As the story goes, while walking through the fog in a Pittsburgh train station, Carrier had the idea that getting rid of the humidity was the way to cool the air. The key was to dry the air by producing artificial fog. The original plan was to force air across pipes filled with cool water drawn from a well between buildings (In 1922, Carrier added a refrigeration machine–the “chiller”–to speed up the process). The 1902 installation in Brooklyn marked the birth of modern air conditioning because, as it does today, Carrier’s invention did these four basic things: It controlled temperatures, humidity, air circulation, and ventilation and cleaned the air.

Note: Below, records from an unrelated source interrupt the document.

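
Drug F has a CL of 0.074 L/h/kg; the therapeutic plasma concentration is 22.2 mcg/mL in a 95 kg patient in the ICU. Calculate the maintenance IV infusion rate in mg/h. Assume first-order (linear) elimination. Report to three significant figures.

156 mg/h

CL = 0.074 L/h/kg × 95 kg = 7.030 L/h
Rate = CL × Css = 7.030 × 22.2 = 156.1 mg/h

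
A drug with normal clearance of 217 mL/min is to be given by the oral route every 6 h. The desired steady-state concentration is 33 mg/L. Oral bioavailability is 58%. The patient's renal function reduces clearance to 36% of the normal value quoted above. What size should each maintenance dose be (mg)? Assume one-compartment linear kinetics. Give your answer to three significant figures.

CL = 217 mL/min × 60/1000 = 13.02 L/h
Patient clearance = 0.36 × 13.02 = 4.687 L/h
At steady state, dose per interval replaces the amount cleared in that interval: F·D/τ = CL·Css.
D = CL × Css × τ / F = 4.687 × 33 × 6 / 0.58 = 1600 mg

1600 mg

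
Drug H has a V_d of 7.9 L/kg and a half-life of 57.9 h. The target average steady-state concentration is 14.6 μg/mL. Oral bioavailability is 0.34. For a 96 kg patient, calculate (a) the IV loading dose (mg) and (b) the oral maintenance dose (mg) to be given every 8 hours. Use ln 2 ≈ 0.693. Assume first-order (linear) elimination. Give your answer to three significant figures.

(a) 11100 mg; (b) 3120 mg

Vd(total) = 96 kg × 7.9 L/kg = 758.4 L
LD = Vd × C = 758.4 × 14.6 = 11070 mg
CL = 0.693 × Vd / t½ = 0.693 × 758.4 / 57.9 = 9.077 L/h
D = CL × Css × τ / F = 9.077 × 14.6 × 8 / 0.34 = 3118 mg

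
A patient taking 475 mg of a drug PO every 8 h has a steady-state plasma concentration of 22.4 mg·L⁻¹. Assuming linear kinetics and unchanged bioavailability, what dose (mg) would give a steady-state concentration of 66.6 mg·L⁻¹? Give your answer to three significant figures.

For first-order elimination, Css ∝ F·D/(CL·τ); F and CL are unchanged, so Css ∝ D/τ.
D₂ = D₁ × (Css,target / Css,current) = 475 × 66.6/22.4 = 1412 mg

1410 mg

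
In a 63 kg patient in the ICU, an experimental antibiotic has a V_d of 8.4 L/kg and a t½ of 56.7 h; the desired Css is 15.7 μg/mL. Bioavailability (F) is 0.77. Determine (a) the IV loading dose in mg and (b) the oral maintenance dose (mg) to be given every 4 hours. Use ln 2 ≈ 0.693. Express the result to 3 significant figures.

(a) 8310 mg; (b) 528 mg

Vd(total) = 63 kg × 8.4 L/kg = 529.2 L
LD = Vd × C = 529.2 × 15.7 = 8308 mg
CL = 0.693 × Vd / t½ = 0.693 × 529.2 / 56.7 = 6.468 L/h
D = CL × Css × τ / F = 6.468 × 15.7 × 4 / 0.77 = 527.5 mg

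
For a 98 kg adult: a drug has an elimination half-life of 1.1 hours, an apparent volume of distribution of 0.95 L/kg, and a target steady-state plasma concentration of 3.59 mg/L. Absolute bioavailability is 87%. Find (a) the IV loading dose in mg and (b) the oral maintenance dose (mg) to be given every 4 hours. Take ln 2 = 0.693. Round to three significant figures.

Vd = 0.95 L/kg × 98 kg = 93.10 L
LD = Vd × C = 93.10 × 3.59 = 334.2 mg
CL = 0.693 × Vd / t½ = 0.693 × 93.10 / 1.1 = 58.65 L/h
D = CL × Css × τ / F = 58.65 × 3.59 × 4 / 0.87 = 968.1 mg

(a) 334 mg; (b) 968 mg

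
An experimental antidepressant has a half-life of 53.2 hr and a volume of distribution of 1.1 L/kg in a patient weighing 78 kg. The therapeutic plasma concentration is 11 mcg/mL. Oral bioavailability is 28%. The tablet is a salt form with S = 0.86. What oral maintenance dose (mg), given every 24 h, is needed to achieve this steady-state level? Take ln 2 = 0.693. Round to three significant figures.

Vd(total) = 78 kg × 1.1 L/kg = 85.80 L
k = 0.693/53.2 = 0.01303 h⁻¹, so CL = k·Vd = 0.01303 × 85.80 = 1.118 L/h
D = CL × Css × τ / F / S = 1.118 × 11 × 24 / 0.28 / 0.86 = 1226 mg

1230 mg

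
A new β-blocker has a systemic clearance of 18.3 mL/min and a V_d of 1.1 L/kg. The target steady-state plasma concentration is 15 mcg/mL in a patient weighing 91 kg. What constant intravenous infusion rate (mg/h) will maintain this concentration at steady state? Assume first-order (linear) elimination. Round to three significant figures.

16.5 mg/h

Convert clearance: 18.3 mL/min × 60 min/h ÷ 1000 mL/L = 1.098 L/h
Maintenance depends on clearance, not Vd — rate in must match rate out.
Rate = CL × Css = 1.098 × 15 = 16.47 mg/h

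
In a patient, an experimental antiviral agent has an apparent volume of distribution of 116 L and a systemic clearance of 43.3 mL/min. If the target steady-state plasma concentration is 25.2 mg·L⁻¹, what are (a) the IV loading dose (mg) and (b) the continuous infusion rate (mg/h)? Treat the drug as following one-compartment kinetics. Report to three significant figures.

(a) 2920 mg; (b) 65.5 mg/h

Loading: fill Vd to C_target → 116.0 L × 25.2 mg/L = 2923 mg
CL = 43.3 mL/min × 60/1000 = 2.598 L/h
Maintenance infusion rate = CL × Css = 2.598 × 25.2 = 65.47 mg/h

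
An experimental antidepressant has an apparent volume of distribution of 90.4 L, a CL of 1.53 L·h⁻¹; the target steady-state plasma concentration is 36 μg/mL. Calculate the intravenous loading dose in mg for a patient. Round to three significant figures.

3250 mg

LD = Vd × C = 90.40 × 36.00 = 3254 mg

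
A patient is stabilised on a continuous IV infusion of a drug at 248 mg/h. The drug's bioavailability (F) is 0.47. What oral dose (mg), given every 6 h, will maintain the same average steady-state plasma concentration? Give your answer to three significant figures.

3170 mg

To maintain the same Css, the systemic dosing rate must be unchanged: F·D/τ = infusion rate.
D = rate × τ / F = 248 × 6 / 0.47 = 3166 mg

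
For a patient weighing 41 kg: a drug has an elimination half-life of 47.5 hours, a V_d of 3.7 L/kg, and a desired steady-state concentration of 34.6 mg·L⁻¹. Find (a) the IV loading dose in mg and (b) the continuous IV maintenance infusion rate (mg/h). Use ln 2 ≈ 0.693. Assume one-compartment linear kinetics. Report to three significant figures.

(a) 5250 mg; (b) 76.6 mg/h

Vd = 3.7 L/kg × 41 kg = 151.7 L
LD = Vd × C = 151.7 × 34.6 = 5249 mg
CL = 0.693 × Vd / t½ = 0.693 × 151.7 / 47.5 = 2.213 L/h
Infusion rate = CL × Css = 2.213 × 34.6 = 76.57 mg/h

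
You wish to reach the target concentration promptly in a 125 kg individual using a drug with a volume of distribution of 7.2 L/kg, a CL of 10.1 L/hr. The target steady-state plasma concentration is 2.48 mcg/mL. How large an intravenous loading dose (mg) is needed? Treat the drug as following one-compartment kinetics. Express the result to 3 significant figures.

Vd(total) = 125 kg × 7.2 L/kg = 900.0 L
LD = Vd × C = 900.0 × 2.480 = 2232 mg

2230 mg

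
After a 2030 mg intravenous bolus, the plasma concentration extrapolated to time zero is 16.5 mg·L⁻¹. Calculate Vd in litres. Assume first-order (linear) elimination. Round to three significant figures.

Immediately after an IV bolus, C₀ = Dose / Vd, so Vd = Dose / C₀.
Vd = 2030 / 16.5 = 123.0 L

123 L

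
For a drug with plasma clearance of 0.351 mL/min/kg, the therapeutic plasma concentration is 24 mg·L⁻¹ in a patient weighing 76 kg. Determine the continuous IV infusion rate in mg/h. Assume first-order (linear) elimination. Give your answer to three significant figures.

38.4 mg/h

CL = 0.351 mL/min/kg × 76 kg = 26.68 mL/min = 26.68 × 60/1000 = 1.601 L/h
R₀ = 1.601 × 24 = 38.42 mg/h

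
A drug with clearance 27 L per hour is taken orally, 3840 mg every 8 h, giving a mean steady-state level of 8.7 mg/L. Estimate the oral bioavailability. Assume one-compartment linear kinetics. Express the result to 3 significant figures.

F·D/τ = CL·Css at steady state → F = CL·Css·τ / D.
F = 27 × 8.7 × 8 / 3840 = 0.489

0.489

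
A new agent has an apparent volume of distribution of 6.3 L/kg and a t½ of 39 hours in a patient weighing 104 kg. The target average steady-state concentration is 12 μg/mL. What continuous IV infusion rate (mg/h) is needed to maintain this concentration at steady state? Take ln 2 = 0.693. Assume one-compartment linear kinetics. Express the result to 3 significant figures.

Vd = 6.3 L/kg × 104 kg = 655.2 L
k = 0.693/39 = 0.01777 h⁻¹, so CL = k·Vd = 0.01777 × 655.2 = 11.64 L/h
Infusion rate = CL × Css = 11.64 × 12 = 139.7 mg/h

140 mg/h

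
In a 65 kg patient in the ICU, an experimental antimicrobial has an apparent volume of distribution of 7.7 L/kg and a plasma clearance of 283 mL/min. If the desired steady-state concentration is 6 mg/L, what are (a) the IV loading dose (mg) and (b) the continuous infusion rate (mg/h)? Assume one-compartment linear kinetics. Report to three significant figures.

(a) 3000 mg; (b) 102 mg/h

Vd = 7.7 L/kg × 65 kg = 500.5 L
Loading dose = Vd × C = 500.5 × 6 = 3003 mg
CL = 283 mL/min × 60/1000 = 16.98 L/h
Maintenance infusion rate = CL × Css = 16.98 × 6 = 101.9 mg/h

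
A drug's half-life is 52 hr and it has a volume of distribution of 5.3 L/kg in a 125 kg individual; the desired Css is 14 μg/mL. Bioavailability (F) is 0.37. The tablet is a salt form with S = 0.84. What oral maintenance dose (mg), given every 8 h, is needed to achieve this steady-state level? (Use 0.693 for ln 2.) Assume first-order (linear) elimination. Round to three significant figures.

3180 mg

Vd(total) = 125 kg × 5.3 L/kg = 662.5 L
k = 0.693/52 = 0.01333 h⁻¹, so CL = k·Vd = 0.01333 × 662.5 = 8.831 L/h
D = CL × Css × τ / F / S = 8.831 × 14 × 8 / 0.37 / 0.84 = 3182 mg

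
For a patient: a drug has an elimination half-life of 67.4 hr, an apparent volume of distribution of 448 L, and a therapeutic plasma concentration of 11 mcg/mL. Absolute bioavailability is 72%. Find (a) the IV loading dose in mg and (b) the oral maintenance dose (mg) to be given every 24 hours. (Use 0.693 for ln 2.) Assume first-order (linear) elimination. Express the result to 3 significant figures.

(a) 4930 mg; (b) 1690 mg

LD = Vd × C = 448.0 × 11 = 4928 mg
CL = 0.693 × Vd / t½ = 0.693 × 448.0 / 67.4 = 4.606 L/h
D = CL × Css × τ / F = 4.606 × 11 × 24 / 0.72 = 1689 mg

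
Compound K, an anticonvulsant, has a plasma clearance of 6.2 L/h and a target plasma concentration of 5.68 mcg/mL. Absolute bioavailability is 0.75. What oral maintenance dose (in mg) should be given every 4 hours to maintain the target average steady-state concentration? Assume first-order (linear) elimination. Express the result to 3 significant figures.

188 mg

D = CL × Css × τ / F = 6.200 × 5.68 × 4 / 0.75 = 187.8 mg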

Beating the heat at the Sackett & Wilhelms plant was the move that put miserable summers on ice for good. Carrier was called “a Johnny Icicle planting the seeds of climate control all across America.” Where humidity had made indoor work in high summer unpleasant if not impossible, it was now completely chill. Gothamist notes that the New York Stock Exchange snapped up Carrier’s system in 1902, becoming the first building to be air-conditioned just for comfort. Carrier improved on the system with every new application, from the Rivoli movie theater on Broadway (air-conditioned in 1925) to Madison Square Garden.

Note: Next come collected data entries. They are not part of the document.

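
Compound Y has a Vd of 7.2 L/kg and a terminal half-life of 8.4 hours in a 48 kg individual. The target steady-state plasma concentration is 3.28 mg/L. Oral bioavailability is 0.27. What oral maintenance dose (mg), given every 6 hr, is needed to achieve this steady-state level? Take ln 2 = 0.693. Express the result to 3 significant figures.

2080 mg

Total Vd = 7.2 × 48 = 345.6 L
CL = 0.693 × Vd / t½ = 0.693 × 345.6 / 8.4 = 28.51 L/h
D = CL × Css × τ / F = 28.51 × 3.28 × 6 / 0.27 = 2078 mg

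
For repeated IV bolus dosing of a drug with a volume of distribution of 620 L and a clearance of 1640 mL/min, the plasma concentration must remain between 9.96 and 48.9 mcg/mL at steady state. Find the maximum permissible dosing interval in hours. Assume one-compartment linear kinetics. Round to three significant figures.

10.0 h

CL = 1640 mL/min × 60/1000 = 98.40 L/h
k = CL / Vd = 98.40 / 620.0 = 0.1587 h⁻¹
Between IV bolus doses, concentration decays as C = C₀·e^(−kτ), so C_peak/C_trough = e^(kτ).
τ_max = ln(C_peak/C_trough) / k = ln(48.9/9.96) / 0.1587 = 1.591 / 0.1587 = 10.03 h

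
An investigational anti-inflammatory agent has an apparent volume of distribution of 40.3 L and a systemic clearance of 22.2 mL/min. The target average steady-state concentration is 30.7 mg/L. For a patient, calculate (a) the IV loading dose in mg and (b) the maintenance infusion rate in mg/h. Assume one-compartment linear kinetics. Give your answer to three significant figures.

Loading: fill Vd to C_target → 40.30 L × 30.7 mg/L = 1237 mg
Convert clearance: 22.2 mL/min × 60 min/h ÷ 1000 mL/L = 1.332 L/h
Maintenance: replace elimination → rate = CL × Css = 1.332 × 30.7 = 40.89 mg/h

(a) 1240 mg; (b) 40.9 mg/h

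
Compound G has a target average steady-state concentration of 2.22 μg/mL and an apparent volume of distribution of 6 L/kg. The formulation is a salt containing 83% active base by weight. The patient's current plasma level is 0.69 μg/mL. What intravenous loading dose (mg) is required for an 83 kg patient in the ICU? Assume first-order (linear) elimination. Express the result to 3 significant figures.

918 mg

Total Vd = 6 × 83 = 498.0 L
The loading dose fills Vd to the target concentration.
Concentration deficit ΔC = 2.22 − 0.69 = 1.530 mg/L
LD = Vd × ΔC / S = 498.0 × 1.530 / 0.83 = 918.0 mg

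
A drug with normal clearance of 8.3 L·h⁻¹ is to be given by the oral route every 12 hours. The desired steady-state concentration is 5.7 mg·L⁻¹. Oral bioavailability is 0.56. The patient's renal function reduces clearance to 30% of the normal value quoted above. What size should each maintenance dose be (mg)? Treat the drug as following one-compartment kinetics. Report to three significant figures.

304 mg

Patient clearance = 0.3 × 8.300 = 2.490 L/h
D = CL × Css × τ / F = 2.490 × 5.7 × 12 / 0.56 = 304.1 mg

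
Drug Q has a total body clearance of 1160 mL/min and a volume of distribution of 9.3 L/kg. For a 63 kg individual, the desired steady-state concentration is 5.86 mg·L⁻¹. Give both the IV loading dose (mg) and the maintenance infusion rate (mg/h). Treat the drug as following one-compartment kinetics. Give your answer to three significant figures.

(a) 3430 mg; (b) 408 mg/h

Vd = 9.3 L/kg × 63 kg = 585.9 L
Loading dose = Vd × C = 585.9 × 5.86 = 3433 mg
CL = 1160 mL/min = 1160 × 0.06 = 69.60 L/h
Maintenance: replace elimination → rate = CL × Css = 69.60 × 5.86 = 407.9 mg/h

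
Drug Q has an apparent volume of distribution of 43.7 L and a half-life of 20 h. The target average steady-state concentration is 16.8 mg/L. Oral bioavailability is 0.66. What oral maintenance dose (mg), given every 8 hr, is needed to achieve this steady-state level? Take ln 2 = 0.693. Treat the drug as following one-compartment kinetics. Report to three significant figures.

CL = 0.693 × Vd / t½ = 0.693 × 43.70 / 20 = 1.514 L/h
D = CL × Css × τ / F = 1.514 × 16.8 × 8 / 0.66 = 308.3 mg

308 mg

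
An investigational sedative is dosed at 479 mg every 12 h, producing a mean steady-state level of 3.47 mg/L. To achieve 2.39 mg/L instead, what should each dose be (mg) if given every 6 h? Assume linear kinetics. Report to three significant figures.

For first-order elimination, Css ∝ F·D/(CL·τ); F and CL are unchanged, so Css ∝ D/τ.
D₂ = D₁ × (Css,target / Css,current) × (τ₂/τ₁) = 479 × (2.39/3.47) × (6/12) = 165.0 mg

165 mg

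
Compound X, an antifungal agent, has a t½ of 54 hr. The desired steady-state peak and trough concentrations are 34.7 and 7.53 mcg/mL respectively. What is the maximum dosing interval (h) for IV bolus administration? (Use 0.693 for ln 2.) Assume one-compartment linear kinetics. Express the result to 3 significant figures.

119 h

k = 0.693 / t½ = 0.693 / 54 = 0.01283 h⁻¹
Between IV bolus doses, concentration decays as C = C₀·e^(−kτ), so C_peak/C_trough = e^(kτ).
τ_max = ln(C_peak/C_trough) / k = ln(34.7/7.53) / 0.01283 = 1.528 / 0.01283 = 119.1 h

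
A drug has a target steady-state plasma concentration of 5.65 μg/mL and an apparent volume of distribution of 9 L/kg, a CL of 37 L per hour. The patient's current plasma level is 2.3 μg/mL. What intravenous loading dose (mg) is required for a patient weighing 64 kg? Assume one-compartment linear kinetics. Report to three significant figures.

1930 mg

Total Vd = 9 × 64 = 576.0 L
Concentration deficit ΔC = 5.65 − 2.3 = 3.350 mg/L
LD = Vd × ΔC = 576.0 × 3.350 = 1930 mg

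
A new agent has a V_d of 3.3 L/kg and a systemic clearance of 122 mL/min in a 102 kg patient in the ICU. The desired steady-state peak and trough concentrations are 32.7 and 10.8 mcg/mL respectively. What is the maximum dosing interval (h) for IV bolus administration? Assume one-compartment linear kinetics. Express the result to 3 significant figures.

Vd = 3.3 L/kg × 102 kg = 336.6 L
Convert clearance: 122 mL/min × 60 min/h ÷ 1000 mL/L = 7.320 L/h
k = CL / Vd = 7.320 / 336.6 = 0.02175 h⁻¹
Between IV bolus doses, concentration decays as C = C₀·e^(−kτ), so C_peak/C_trough = e^(kτ).
τ_max = ln(C_peak/C_trough) / k = ln(32.7/10.8) / 0.02175 = 1.108 / 0.02175 = 50.94 h

50.9 h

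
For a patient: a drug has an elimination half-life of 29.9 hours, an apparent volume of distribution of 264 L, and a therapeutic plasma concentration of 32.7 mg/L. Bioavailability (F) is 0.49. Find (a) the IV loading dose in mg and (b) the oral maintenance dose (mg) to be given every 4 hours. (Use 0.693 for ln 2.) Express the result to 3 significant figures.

LD = Vd × C = 264.0 × 32.7 = 8633 mg
CL = 0.693 × Vd / t½ = 0.693 × 264.0 / 29.9 = 6.119 L/h
D = CL × Css × τ / F = 6.119 × 32.7 × 4 / 0.49 = 1633 mg

(a) 8630 mg; (b) 1630 mg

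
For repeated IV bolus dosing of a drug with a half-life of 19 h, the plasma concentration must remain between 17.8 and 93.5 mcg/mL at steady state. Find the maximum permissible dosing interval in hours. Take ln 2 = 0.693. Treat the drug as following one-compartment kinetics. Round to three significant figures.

45.5 h

k = 0.693 / t½ = 0.693 / 19 = 0.03647 h⁻¹
Between IV bolus doses, concentration decays as C = C₀·e^(−kτ), so C_peak/C_trough = e^(kτ).
τ_max = ln(C_peak/C_trough) / k = ln(93.5/17.8) / 0.03647 = 1.659 / 0.03647 = 45.49 h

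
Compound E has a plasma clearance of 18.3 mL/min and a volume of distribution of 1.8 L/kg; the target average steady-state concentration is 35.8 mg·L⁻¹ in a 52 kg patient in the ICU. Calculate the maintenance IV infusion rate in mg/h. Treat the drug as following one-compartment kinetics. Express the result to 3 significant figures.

CL = 18.3 mL/min = 18.3 × 0.06 = 1.098 L/h
At steady state, infusion rate equals elimination rate: rate in = CL × Css.
Infusion rate = CL · Css = 1.098 L/h × 35.8 mg/L = 39.31 mg/h

39.3 mg/h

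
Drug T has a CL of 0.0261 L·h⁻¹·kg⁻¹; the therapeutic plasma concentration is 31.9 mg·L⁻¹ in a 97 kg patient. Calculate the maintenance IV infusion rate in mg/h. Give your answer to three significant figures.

80.8 mg/h

CL = 0.0261 L·h⁻¹·kg⁻¹ × 97 kg = 2.532 L/h
Rate = CL × Css = 2.532 × 31.9 = 80.77 mg/h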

After a few more years of tweaking and testing, on January 2, 1906 Carrier was granted U.S. Patent 808,897 for an “Apparatus for Treating Air.” In 1913 Carrier developed the Carrier Air Humidifier designed to humidify the air in just one room. It was the first self-contained unit with the fan and motor, eliminator, and sprays all combined into a single, packaged product.
Unlike many inventors, Willis Carrier was well rewarded for his cool contributions. He and a group of seven fellow engineers pooled their life savings of $32,600 and started the Carrier Engineering Corporation in New York on June 26, 1915. In 1930, the company merged with Brunswick-Kroeschell Company and York Heating & Ventilating Corporation to form the Carrier Corporation, with Willis Carrier named Chairman of the Board. The company became a subsidiary of United Technologies Corporation in 1980 and remains a world leader in commercial and residential HVAC and refrigeration.
At the 1939 New York World’s fair, Willis Carrier’s igloo gave visitors a glimpse into the future of air conditioning, which enjoyed tremendous growth in popularity in the 1950s postwar era. The invention had revolutionized modern life in countless ways, including helping a huge migration to the Sun Belt states.
Somewhat ironically, though the Sackett & Wilhelms compound still stands, the current occupants reportedly could use a bit of that Brooklyn ingenuity. Now the HQ of the International Studio and Curatorial Program and home to 100 foreign artists and curators in residency programs, the building is plagued with a lack of A/C in the summer heat, with what little there is coming from window air conditioners rather than Carrier’s cool central air invention.
Editor’s note: An earlier version of this post was published on July 9, 2018, and has since been updated.